SDB Popularity Ranking: 5025

Last name: Acors

SDB Popularity ranking: 5025

This long-established surname is topographical and Olde English pre 7th century, at least in its origins. It derives from residence by an area of land made suitable for agriculture. The development is from the word "aecer", and this describes a ploughed field, although by the Middle Ages this had transposed to 'acker or acre'. In general topographical surnames were among the earliest created, since both natural and man-made features in the landscape provided easily recognizable distinguishing names, but it is not clear why this category should include such an abstract item as 'an acre'. We can only suggest that perhaps the surrounding lands were predominantly for grazing or were perhaps forest.
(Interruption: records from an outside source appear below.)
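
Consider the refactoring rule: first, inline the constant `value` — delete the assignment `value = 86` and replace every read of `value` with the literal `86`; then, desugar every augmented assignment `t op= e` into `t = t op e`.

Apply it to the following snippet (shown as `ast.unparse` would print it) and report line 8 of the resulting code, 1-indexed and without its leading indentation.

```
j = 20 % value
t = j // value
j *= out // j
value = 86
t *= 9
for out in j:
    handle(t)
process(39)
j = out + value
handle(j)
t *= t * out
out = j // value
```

Transformed code:
j = 20 % 86
t = j // 86
j = j * (out // j)
t = t * 9
for out in j:
    handle(t)
process(39)
j = out + 86
handle(j)
t = t * (t * out)
out = j // 86

j = out + 86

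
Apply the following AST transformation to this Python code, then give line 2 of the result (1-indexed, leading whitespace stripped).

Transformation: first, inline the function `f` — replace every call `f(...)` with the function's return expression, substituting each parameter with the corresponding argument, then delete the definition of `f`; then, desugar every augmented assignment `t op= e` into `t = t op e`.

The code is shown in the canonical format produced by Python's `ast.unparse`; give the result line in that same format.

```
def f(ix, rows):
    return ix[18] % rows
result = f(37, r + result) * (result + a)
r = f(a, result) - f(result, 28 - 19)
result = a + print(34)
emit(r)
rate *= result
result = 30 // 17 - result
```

Transformed code:
result = 37[18] % (r + result) * (result + a)
r = a[18] % result - result[18] % (28 - 19)
result = a + print(34)
emit(r)
rate = rate * result
result = 30 // 17 - result

r = a[18] % result - result[18] % (28 - 19)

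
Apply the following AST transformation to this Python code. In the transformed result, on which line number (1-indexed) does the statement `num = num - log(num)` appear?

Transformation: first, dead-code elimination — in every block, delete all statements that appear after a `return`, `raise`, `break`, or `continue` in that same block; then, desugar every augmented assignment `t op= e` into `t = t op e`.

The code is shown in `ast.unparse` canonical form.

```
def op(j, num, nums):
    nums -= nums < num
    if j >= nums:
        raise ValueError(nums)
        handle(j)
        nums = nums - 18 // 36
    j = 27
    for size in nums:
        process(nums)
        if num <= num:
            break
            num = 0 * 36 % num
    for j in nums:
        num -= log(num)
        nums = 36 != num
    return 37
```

Transformed code:
def op(j, num, nums):
    nums = nums - (nums < num)
    if j >= nums:
        raise ValueError(nums)
    j = 27
    for size in nums:
        process(nums)
        if num <= num:
            break
    for j in nums:
        num = num - log(num)
        nums = 36 != num
    return 37

11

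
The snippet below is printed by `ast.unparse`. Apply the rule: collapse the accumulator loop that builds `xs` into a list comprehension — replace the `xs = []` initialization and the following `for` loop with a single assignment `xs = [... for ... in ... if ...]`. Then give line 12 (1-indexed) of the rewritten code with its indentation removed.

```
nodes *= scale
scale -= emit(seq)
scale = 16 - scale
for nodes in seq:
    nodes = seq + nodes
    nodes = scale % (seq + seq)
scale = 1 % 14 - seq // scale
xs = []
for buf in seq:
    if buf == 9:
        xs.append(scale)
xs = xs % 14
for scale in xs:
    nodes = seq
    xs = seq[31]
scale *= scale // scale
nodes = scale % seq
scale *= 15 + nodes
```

Transformed code:
nodes *= scale
scale -= emit(seq)
scale = 16 - scale
for nodes in seq:
    nodes = seq + nodes
    nodes = scale % (seq + seq)
scale = 1 % 14 - seq // scale
xs = [scale for buf in seq if buf == 9]
xs = xs % 14
for scale in xs:
    nodes = seq
    xs = seq[31]
scale *= scale // scale
nodes = scale % seq
scale *= 15 + nodes

xs = seq[31]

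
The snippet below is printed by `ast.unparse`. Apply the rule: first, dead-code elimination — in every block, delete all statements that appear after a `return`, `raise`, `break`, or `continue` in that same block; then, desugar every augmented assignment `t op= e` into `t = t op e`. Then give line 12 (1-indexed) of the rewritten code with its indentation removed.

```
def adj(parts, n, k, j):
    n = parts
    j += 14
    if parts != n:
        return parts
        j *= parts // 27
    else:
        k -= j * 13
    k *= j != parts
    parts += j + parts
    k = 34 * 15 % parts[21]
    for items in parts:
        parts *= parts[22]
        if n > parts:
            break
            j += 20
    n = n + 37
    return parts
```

Transformed code:
def adj(parts, n, k, j):
    n = parts
    j = j + 14
    if parts != n:
        return parts
    else:
        k = k - j * 13
    k = k * (j != parts)
    parts = parts + (j + parts)
    k = 34 * 15 % parts[21]
    for items in parts:
        parts = parts * parts[22]
        if n > parts:
            break
    n = n + 37
    return parts

parts = parts * parts[22]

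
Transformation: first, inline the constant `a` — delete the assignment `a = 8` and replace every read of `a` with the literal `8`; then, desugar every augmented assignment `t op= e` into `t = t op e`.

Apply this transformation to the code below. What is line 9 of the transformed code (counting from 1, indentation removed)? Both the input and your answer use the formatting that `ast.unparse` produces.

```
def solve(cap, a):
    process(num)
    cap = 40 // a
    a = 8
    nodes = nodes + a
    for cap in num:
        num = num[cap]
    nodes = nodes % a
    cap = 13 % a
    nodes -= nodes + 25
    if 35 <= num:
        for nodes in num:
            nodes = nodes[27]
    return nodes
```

Transformed code:
def solve(cap, a):
    process(num)
    cap = 40 // 8
    nodes = nodes + 8
    for cap in num:
        num = num[cap]
    nodes = nodes % 8
    cap = 13 % 8
    nodes = nodes - (nodes + 25)
    if 35 <= num:
        for nodes in num:
            nodes = nodes[27]
    return nodes

nodes = nodes - (nodes + 25)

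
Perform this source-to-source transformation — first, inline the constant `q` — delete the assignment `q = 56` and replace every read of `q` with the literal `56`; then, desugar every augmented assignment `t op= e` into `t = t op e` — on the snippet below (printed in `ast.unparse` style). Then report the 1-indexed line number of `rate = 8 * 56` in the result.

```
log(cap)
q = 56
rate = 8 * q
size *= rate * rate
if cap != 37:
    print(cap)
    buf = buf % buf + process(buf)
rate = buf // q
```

Transformed code:
log(cap)
rate = 8 * 56
size = size * (rate * rate)
if cap != 37:
    print(cap)
    buf = buf % buf + process(buf)
rate = buf // 56

2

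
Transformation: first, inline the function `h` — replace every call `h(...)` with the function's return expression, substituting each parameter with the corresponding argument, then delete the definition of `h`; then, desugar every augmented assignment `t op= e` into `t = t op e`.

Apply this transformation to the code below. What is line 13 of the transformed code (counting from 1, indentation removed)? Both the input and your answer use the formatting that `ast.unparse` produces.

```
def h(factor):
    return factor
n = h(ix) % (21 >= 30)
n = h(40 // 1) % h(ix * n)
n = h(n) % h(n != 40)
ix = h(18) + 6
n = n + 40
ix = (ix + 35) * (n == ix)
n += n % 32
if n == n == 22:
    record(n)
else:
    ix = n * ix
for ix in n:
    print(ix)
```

print(ix)

Transformed code:
n = ix % (21 >= 30)
n = 40 // 1 % (ix * n)
n = n % (n != 40)
ix = 18 + 6
n = n + 40
ix = (ix + 35) * (n == ix)
n = n + n % 32
if n == n == 22:
    record(n)
else:
    ix = n * ix
for ix in n:
    print(ix)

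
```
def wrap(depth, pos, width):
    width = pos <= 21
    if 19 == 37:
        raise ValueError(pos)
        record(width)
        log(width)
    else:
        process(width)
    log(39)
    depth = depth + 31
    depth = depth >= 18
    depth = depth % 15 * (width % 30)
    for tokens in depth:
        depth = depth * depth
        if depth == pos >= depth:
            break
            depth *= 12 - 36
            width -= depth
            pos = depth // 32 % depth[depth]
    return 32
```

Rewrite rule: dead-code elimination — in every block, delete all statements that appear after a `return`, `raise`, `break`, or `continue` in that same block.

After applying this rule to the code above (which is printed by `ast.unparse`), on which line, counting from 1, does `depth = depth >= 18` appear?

9

Transformed code:
def wrap(depth, pos, width):
    width = pos <= 21
    if 19 == 37:
        raise ValueError(pos)
    else:
        process(width)
    log(39)
    depth = depth + 31
    depth = depth >= 18
    depth = depth % 15 * (width % 30)
    for tokens in depth:
        depth = depth * depth
        if depth == pos >= depth:
            break
    return 32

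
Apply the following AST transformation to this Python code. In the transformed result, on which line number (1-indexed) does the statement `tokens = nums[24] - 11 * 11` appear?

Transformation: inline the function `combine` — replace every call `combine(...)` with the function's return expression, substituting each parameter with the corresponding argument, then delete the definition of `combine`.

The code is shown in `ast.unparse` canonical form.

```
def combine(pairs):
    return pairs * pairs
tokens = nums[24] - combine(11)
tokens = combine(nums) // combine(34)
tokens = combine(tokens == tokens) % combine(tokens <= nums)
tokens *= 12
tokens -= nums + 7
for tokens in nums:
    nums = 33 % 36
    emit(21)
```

Transformed code:
tokens = nums[24] - 11 * 11
tokens = nums * nums // (34 * 34)
tokens = (tokens == tokens) * (tokens == tokens) % ((tokens <= nums) * (tokens <= nums))
tokens *= 12
tokens -= nums + 7
for tokens in nums:
    nums = 33 % 36
    emit(21)

1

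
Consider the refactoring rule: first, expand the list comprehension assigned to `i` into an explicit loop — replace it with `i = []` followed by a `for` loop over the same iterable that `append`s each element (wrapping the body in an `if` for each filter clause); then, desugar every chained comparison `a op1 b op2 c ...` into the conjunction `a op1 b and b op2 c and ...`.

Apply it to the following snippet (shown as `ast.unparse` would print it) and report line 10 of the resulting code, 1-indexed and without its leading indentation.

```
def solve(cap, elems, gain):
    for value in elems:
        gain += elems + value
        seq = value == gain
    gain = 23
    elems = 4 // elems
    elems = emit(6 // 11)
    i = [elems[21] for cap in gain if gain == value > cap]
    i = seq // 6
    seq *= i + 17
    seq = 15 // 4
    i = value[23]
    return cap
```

if gain == value and value > cap:

Transformed code:
def solve(cap, elems, gain):
    for value in elems:
        gain += elems + value
        seq = value == gain
    gain = 23
    elems = 4 // elems
    elems = emit(6 // 11)
    i = []
    for cap in gain:
        if gain == value and value > cap:
            i.append(elems[21])
    i = seq // 6
    seq *= i + 17
    seq = 15 // 4
    i = value[23]
    return cap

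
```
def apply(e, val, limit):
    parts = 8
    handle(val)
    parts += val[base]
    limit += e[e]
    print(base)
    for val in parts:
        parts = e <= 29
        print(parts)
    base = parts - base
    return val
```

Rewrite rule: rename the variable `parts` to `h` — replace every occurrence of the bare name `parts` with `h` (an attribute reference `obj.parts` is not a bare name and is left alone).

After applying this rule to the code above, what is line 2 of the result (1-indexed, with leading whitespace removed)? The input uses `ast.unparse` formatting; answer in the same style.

h = 8

Transformed code:
def apply(e, val, limit):
    h = 8
    handle(val)
    h += val[base]
    limit += e[e]
    print(base)
    for val in h:
        h = e <= 29
        print(h)
    base = h - base
    return val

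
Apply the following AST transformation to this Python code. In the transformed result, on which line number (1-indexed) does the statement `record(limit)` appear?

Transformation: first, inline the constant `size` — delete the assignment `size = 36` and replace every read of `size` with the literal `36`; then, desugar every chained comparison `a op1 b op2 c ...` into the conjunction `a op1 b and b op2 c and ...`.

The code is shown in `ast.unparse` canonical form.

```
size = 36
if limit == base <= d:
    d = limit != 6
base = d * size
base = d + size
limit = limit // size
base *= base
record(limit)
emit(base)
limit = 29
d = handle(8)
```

7

Transformed code:
if limit == base and base <= d:
    d = limit != 6
base = d * 36
base = d + 36
limit = limit // 36
base *= base
record(limit)
emit(base)
limit = 29
d = handle(8)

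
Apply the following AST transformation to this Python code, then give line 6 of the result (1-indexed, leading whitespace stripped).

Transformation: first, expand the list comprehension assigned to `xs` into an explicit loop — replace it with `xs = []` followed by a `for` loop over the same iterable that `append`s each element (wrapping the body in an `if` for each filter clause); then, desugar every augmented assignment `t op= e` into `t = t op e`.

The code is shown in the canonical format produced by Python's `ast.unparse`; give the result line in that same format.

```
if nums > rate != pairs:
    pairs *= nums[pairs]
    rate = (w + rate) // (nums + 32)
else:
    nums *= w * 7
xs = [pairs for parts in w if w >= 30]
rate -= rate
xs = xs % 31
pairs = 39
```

xs = []

Transformed code:
if nums > rate != pairs:
    pairs = pairs * nums[pairs]
    rate = (w + rate) // (nums + 32)
else:
    nums = nums * (w * 7)
xs = []
for parts in w:
    if w >= 30:
        xs.append(pairs)
rate = rate - rate
xs = xs % 31
pairs = 39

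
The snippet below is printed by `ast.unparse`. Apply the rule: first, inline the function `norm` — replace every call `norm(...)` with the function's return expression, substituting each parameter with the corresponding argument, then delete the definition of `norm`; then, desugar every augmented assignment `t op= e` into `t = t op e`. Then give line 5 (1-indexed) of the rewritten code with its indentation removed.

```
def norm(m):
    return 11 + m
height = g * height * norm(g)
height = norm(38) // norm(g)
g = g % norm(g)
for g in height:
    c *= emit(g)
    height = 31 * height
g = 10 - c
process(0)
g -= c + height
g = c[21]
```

Transformed code:
height = g * height * (11 + g)
height = (11 + 38) // (11 + g)
g = g % (11 + g)
for g in height:
    c = c * emit(g)
    height = 31 * height
g = 10 - c
process(0)
g = g - (c + height)
g = c[21]

c = c * emit(g)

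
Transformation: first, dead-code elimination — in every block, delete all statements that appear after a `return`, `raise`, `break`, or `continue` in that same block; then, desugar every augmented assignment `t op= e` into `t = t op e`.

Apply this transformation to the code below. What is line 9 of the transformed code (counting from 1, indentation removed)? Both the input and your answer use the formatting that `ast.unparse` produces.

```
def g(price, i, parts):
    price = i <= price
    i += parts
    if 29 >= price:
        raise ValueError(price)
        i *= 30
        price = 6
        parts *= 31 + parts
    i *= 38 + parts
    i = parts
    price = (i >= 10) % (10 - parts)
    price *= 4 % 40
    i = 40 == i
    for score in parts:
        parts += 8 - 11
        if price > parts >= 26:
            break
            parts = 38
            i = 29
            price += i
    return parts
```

Transformed code:
def g(price, i, parts):
    price = i <= price
    i = i + parts
    if 29 >= price:
        raise ValueError(price)
    i = i * (38 + parts)
    i = parts
    price = (i >= 10) % (10 - parts)
    price = price * (4 % 40)
    i = 40 == i
    for score in parts:
        parts = parts + (8 - 11)
        if price > parts >= 26:
            break
    return parts

price = price * (4 % 40)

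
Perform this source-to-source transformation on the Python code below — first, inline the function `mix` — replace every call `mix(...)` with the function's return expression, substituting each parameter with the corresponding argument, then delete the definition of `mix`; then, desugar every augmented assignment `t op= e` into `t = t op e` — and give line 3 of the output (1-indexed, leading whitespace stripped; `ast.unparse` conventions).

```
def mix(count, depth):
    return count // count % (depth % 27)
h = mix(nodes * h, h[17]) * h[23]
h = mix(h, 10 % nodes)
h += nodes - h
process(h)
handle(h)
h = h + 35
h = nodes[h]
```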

Be that as it may the first recordings include such as examples as Bartholomew de Acre, also recorded as Bartholomew de Akers, who was bailiff of Norwich in the year 1282, and Adam de Acres, who is recorded in the London Calendar of Letter Books, dated 1346. Johannes Acrys and Roger Acres, seemingly patronymic spellings, are recorded in the 1379 Yorkshire Poll Tax Returns . The surname now has several spellings, all quite rare, and these range from Acres, Ackers and Acors, to Akess and Hacker!. Examples of the surname recording taken from church registers include George Ackers and Jane Raynforth, married at Farnworth near Prescot, Lancashire on May 25th 1579, and Joanna Ackers, who married James Crafts at St Mary-le-Bone, London, on May 11th 1676. A Coat of Arms granted to the Ackers family has the blazon of a silver shield, charged with three gold acorns, husked green, on a black bend. The Crest being a dove rising proper, in its beak an acorn . The first recorded spelling of the family name is shown to be that of William del Acr', which was dated 1214, in the "Curia Regis Rolls of Sussex", during the reign of King John, known as "Lackland", 1199 - 1216. Surnames became necessary when governments introduced personal taxation. In England this was known as Poll Tax. Throughout the centuries, surnames in every country have continued to "develop" often leading to astonishing variants of the original spelling.